Mme Roberts: Non, les problèmes éprouvés étaient liés au déclin de la demande dans le segment des voitures de sport. Il a souvent été question de ces problèmes. Sauf tout le respect que je dois au président, je ne suis pas sûre que ce soit la question dont nous voulions discuter aujourd'hui. Je serais certainement prête à l'aborder ailleurs. Je crois qu'il s'agit de questions distinctes. Les problèmes vécus à Sainte-Thérèse s'inscrivent dans la situation générale de l'industrie de l'automobile, c'est-à-dire, commeM. Nantais en a parlé, de l'excédent des installations de production, qui pose un problème réel. C'est une question globale qui existait avant le 11 septembre.

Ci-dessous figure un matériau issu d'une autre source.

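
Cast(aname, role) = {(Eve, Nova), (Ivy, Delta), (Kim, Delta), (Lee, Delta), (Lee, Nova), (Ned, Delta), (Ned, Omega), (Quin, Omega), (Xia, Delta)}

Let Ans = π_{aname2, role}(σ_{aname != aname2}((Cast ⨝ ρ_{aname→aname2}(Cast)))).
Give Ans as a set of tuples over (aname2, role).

ρ[aname→aname2]: schema becomes (aname2, role); tuples unchanged.
Joining Cast and ρ_{aname→aname2}(Cast) on role yields {(Eve, Nova, Eve), (Eve, Nova, Lee), (Ivy, Delta, Ivy), (Ivy, Delta, Kim), (Ivy, Delta, Lee), (Ivy, Delta, Ned), (Ivy, Delta, Xia), (Kim, Delta, Ivy), (Kim, Delta, Kim), (Kim, Delta, Lee), (Kim, Delta, Ned), (Kim, Delta, Xia), (Lee, Delta, Ivy), (Lee, Delta, Kim), (Lee, Delta, Lee), (Lee, Delta, Ned), (Lee, Delta, Xia), (Lee, Nova, Eve), (Lee, Nova, Lee), (Ned, Delta, Ivy), (Ned, Delta, Kim), (Ned, Delta, Lee), (Ned, Delta, Ned), (Ned, Delta, Xia), (Ned, Omega, Ned), (Ned, Omega, Quin), (Quin, Omega, Ned), (Quin, Omega, Quin), (Xia, Delta, Ivy), (Xia, Delta, Kim), (Xia, Delta, Lee), (Xia, Delta, Ned), (Xia, Delta, Xia)}.
σ[aname != aname2]: keep tuples satisfying aname != aname2 → {(Eve, Nova, Lee), (Ivy, Delta, Kim), (Ivy, Delta, Lee), (Ivy, Delta, Ned), (Ivy, Delta, Xia), (Kim, Delta, Ivy), (Kim, Delta, Lee), (Kim, Delta, Ned), (Kim, Delta, Xia), (Lee, Delta, Ivy), (Lee, Delta, Kim), (Lee, Delta, Ned), (Lee, Delta, Xia), (Lee, Nova, Eve), (Ned, Delta, Ivy), (Ned, Delta, Kim), (Ned, Delta, Lee), (Ned, Delta, Xia), (Ned, Omega, Quin), (Quin, Omega, Ned), (Xia, Delta, Ivy), (Xia, Delta, Kim), (Xia, Delta, Lee), (Xia, Delta, Ned)}
Projecting to aname2, role (15 duplicate(s) eliminated): {(Eve, Nova), (Ivy, Delta), (Kim, Delta), (Lee, Delta), (Lee, Nova), (Ned, Delta), (Ned, Omega), (Quin, Omega), (Xia, Delta)}

{(Eve, Nova), (Ivy, Delta), (Kim, Delta), (Lee, Delta), (Lee, Nova), (Ned, Delta), (Ned, Omega), (Quin, Omega), (Xia, Delta)}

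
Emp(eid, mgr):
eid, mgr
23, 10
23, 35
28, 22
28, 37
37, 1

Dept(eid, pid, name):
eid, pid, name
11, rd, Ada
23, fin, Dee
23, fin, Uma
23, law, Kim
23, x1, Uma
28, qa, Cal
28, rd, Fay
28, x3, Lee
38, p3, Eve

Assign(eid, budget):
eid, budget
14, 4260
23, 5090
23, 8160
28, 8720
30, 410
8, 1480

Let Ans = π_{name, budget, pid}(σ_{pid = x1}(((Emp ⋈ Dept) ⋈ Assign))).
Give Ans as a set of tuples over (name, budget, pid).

{(Uma, 5090, x1), (Uma, 8160, x1)}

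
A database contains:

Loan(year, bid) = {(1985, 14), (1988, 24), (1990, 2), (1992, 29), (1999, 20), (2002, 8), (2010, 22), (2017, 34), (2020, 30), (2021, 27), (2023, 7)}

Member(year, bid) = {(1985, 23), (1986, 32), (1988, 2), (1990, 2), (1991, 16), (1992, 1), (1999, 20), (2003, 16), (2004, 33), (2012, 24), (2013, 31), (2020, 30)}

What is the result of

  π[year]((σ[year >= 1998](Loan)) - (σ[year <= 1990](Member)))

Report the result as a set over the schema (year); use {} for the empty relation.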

Le sénateur Angus: J'ajouterais que les quatre sénateurs présents, le sénateur Hervieux-Payette et le sénateur Setlakwe aussi, s'intéressent beaucoup à la situation.
Merci de fournir ces observations. Nous sommes heureux de savoir que ce ne sont pas les éléments du 11 septembre qui ont déclenché la situation.
Je me pose une autre question qui a trait à ce que, en tant qu'avocat, je qualifie de res gestae, la musique de fond. Tous les soirs à la télévision et tous les matins dans les journaux, nous voyons que les Américains font venir des hélicoptères. Ils ont600 garde-frontière. Après avoir eu pendant tant d'années la plus longue frontière non protégée dans le monde, nous avons l'impression que c'est l'inverse maintenant. Personnellement, je ne crois pas que ce soit le cas, mais je me demande quel effet cela aura sur les questions particulières que vous décrivez dans votre mémoire. M. Nantais pourrait peut-être nous éclairer.
M. Nantais: Pour être franc, il est probablement sage de ne pas trop regarder la chaîne CNN. Cela finit par être un peu déprimant.
Tous les jours, nos industries envoient 4 300 camions traverser le pont Ambassador. Depuis le 11 septembre, et malgré la présence de la Garde nationale, les autorités douanières canadiennes et américaines ont accompli un travail extraordinaire avec les moyens à leur disposition. Nous avions des problèmes avant cela, mais c'est parce que nous avons des problèmes d'infrastructure, ce qui constitue une question à long terme.
Si vous avez déjà visité Windsor, vous savez que la route menant au pont passe par des secteurs commerciaux et résidentiels. Ce poste frontalier ne facilite pas le commerce.
Quand nous avons signé l'ALENA, je ne sais pas si nous saisissions pleinement les conséquences de l'affaire pour les postes frontaliers. Il y a eu une augmentation considérable du trafic, puisque nous avons bénéficié de ce commerce accru.
Nous en sommes au point où, même si le 11 septembre a servi à mettre en lumière la question, nous devons agir pour régler les questions à court terme, et si la Garde nationale nous aide à faire passer nos camions de part et d'autre de la frontière, cela nous convient tout à fait.
Nous savons tout de même qu'on envisage un certain complément technologique, encore une fois, des deux côtés de la frontière. Si cela veut dire des appareils à rayon X pour voir ce qui se trouve dans les camions, ainsi soit-il. Nous devons faire en sorte que les véhicules continuent de circuler. Nous devons nous assurer qu'il n'y a pas de retard dans notre système de livraison juste à temps.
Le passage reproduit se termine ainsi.